Tchaikovsky: Symphony No. 4; Romeo and Juliet Fantasy-Overture. Russian National Orchestra conducted by Mikhail Pletnev. PentaTone. $19.99 (SACD).
The first recording by the Russian National Orchestra, made just a year after Mikhail Pletnev founded the ensemble in 1990, was a gorgeously played and emotionally revelatory reading of Tchaikovsky’s Symphony No. 6 that instantly placed Pletnev and the RNO in the forefront of modern interpreters of this composer. This new recording of Symphony No. 4 keeps them there.
From the opening proclamation of the “fate” motif on burnished brass, through a first movement handled with tone-poem flair so its length does not seem ungainly and its episodic nature makes perfect sense, Pletnev shows his clear understanding of and empathy for Tchaikovsky’s music. Fast sections are a touch speedier than usual, slow ones a touch slower, resulting in increased drama that climaxes at the movement’s end with a broad and portentous conclusion.
The second movement provides nice balance, rocking gently and not wallowing in the emotionalism of the first. It is followed by a quicksilver, wonderfully buoyant pizzicato Scherzo that flits and dances hither and yon, enfolding a rollicking Trio in which the woodwind playing is outstanding. Then the finale bursts like thunder on the scene, with Pletnev’s pacing and the excellent playing of the scurrying strings and dramatic brass combining to produce a thrilling and highly dramatic conclusion. The clear, warm Super Audio CD sound adds to the impact of the performance.
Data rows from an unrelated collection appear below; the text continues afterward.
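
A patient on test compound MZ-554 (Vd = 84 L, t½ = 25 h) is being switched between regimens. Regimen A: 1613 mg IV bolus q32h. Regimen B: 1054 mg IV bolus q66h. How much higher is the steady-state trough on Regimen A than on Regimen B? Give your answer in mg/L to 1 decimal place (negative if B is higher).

11.0 mg/L

Regimen A: f = (1/2)^(32/25) ≈ 0.4118; Cmin,ss = (1613/84)·f/(1−f) ≈ 13.444 mg/L.
Regimen B: f = (1/2)^(66/25) ≈ 0.1604; Cmin,ss = (1054/84)·f/(1−f) ≈ 2.397 mg/L.
Difference ≈ 13.444 − 2.397 ≈ 11.047 mg/L.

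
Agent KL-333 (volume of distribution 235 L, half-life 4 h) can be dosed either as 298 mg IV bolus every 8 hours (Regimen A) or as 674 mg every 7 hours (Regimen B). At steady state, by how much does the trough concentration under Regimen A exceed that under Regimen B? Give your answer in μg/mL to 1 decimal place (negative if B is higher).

-0.8 μg/mL

Regimen A: f = (1/2)^(8/4) ≈ 0.2500; Cmin,ss = (298/235)·f/(1−f) ≈ 0.423 μg/mL.
Regimen B: f = (1/2)^(7/4) ≈ 0.2973; Cmin,ss = (674/235)·f/(1−f) ≈ 1.213 μg/mL.
Difference ≈ 0.423 − 1.213 ≈ -0.790 μg/mL.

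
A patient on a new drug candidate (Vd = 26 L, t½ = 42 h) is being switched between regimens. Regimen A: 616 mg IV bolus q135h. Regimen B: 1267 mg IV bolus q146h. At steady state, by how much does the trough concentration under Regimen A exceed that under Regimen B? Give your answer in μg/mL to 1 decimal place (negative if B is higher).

-2.0 μg/mL

Regimen A: f = (1/2)^(135/42) ≈ 0.1077; Cmin,ss = (616/26)·f/(1−f) ≈ 2.860 μg/mL.
Regimen B: f = (1/2)^(146/42) ≈ 0.0899; Cmin,ss = (1267/26)·f/(1−f) ≈ 4.814 μg/mL.
Difference ≈ 2.860 − 4.814 ≈ -1.954 μg/mL.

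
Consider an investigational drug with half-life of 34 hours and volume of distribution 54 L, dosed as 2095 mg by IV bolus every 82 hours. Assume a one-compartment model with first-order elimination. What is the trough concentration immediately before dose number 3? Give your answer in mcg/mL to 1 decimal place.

8.7 mcg/mL

f = (1/2)^(τ/t½) = (1/2)^(82/34) ≈ 0.1879.
C₀ = D/Vd = 2095/54 ≈ 38.796 mcg/mL.
Before the 3rd dose, 2 doses have been given. Superposition: Cmin = C₀·(f + f²).
≈ 38.796 × (0.1879 + 0.0353) ≈ 38.796 × 0.2232 ≈ 8.659 mcg/mL.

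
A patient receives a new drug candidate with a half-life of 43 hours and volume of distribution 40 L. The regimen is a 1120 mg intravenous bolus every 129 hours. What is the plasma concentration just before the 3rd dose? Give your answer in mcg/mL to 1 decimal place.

3.9 mcg/mL

f = (1/2)^(τ/t½) = (1/2)^(129/43) ≈ 0.1250.
C₀ = D/Vd = 1120/40 ≈ 28.000 mcg/mL.
Before the 3rd dose, 2 doses have been given. Superposition: Cmin = C₀·(f + f²).
≈ 28.000 × (0.1250 + 0.0156) ≈ 28.000 × 0.1406 ≈ 3.937 mcg/mL.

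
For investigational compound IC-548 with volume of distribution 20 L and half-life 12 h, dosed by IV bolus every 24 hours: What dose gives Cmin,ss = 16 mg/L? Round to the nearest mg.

960 mg

τ/t½ = 24/12 ≈ 2, so f = (1/2)^(24/12) ≈ 0.250000.
Cmin,ss = (D/Vd)·f/(1−f), so D = Cmin,ss·Vd·(1−f)/f.
D = 16 × 20 × (1−f)/f ≈ 16 × 20 × 3.00000 ≈ 960.00 mg.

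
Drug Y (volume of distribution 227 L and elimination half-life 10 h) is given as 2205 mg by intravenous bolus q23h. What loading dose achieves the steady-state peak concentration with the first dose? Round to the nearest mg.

f = (1/2)^(23/10) ≈ 0.203063; accumulation ratio R = 1/(1−f) ≈ 1.25480.
Loading dose to hit Cmax,ss on first dose: D_load = D_maint·R ≈ 2205 × 1.25480 ≈ 2766.83 mg.

2767 mg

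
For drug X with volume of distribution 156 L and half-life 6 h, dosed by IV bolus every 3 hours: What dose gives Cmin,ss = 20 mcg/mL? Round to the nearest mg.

τ/t½ = 3/6 ≈ 0.5, so f = (1/2)^(3/6) ≈ 0.707107.
Cmin,ss = (D/Vd)·f/(1−f), so D = Cmin,ss·Vd·(1−f)/f.
D = 20 × 156 × (1−f)/f ≈ 20 × 156 × 0.41421 ≈ 1292.34 mg.

1292 mg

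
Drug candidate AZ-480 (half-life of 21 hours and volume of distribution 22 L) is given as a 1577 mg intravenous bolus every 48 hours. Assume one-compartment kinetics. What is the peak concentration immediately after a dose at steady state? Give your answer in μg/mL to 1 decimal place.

90.2 μg/mL

Over one 48-h interval, 48/21 ≈ 2.2857 half-lives elapse, leaving f ≈ 0.2051 of each dose.
Accumulation ratio R = 1/(1 − f) ≈ 1/0.7949 ≈ 1.2580.
Single-dose peak C₀ = D/Vd = 1577/22 ≈ 71.682 μg/mL.
Cmax,ss = C₀/(1 − f) ≈ 71.682/0.7949 ≈ 90.177 μg/mL.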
SACD quality benefits “Romeo and Juliet,” too. In the work’s gloom-laden opening, its speedy and intense musical confrontation of Montagues and Capulets, and the gorgeous viola playing introducing the famous “love theme,” the sonic warmth and precision enhance and beautifully reflect Tchaikovsky’s emotion-laden overture. From the start to the final tragic ending, this is a dramatic, lovingly crafted and insightful performance by musicians who seem to feel the music as well as understand it.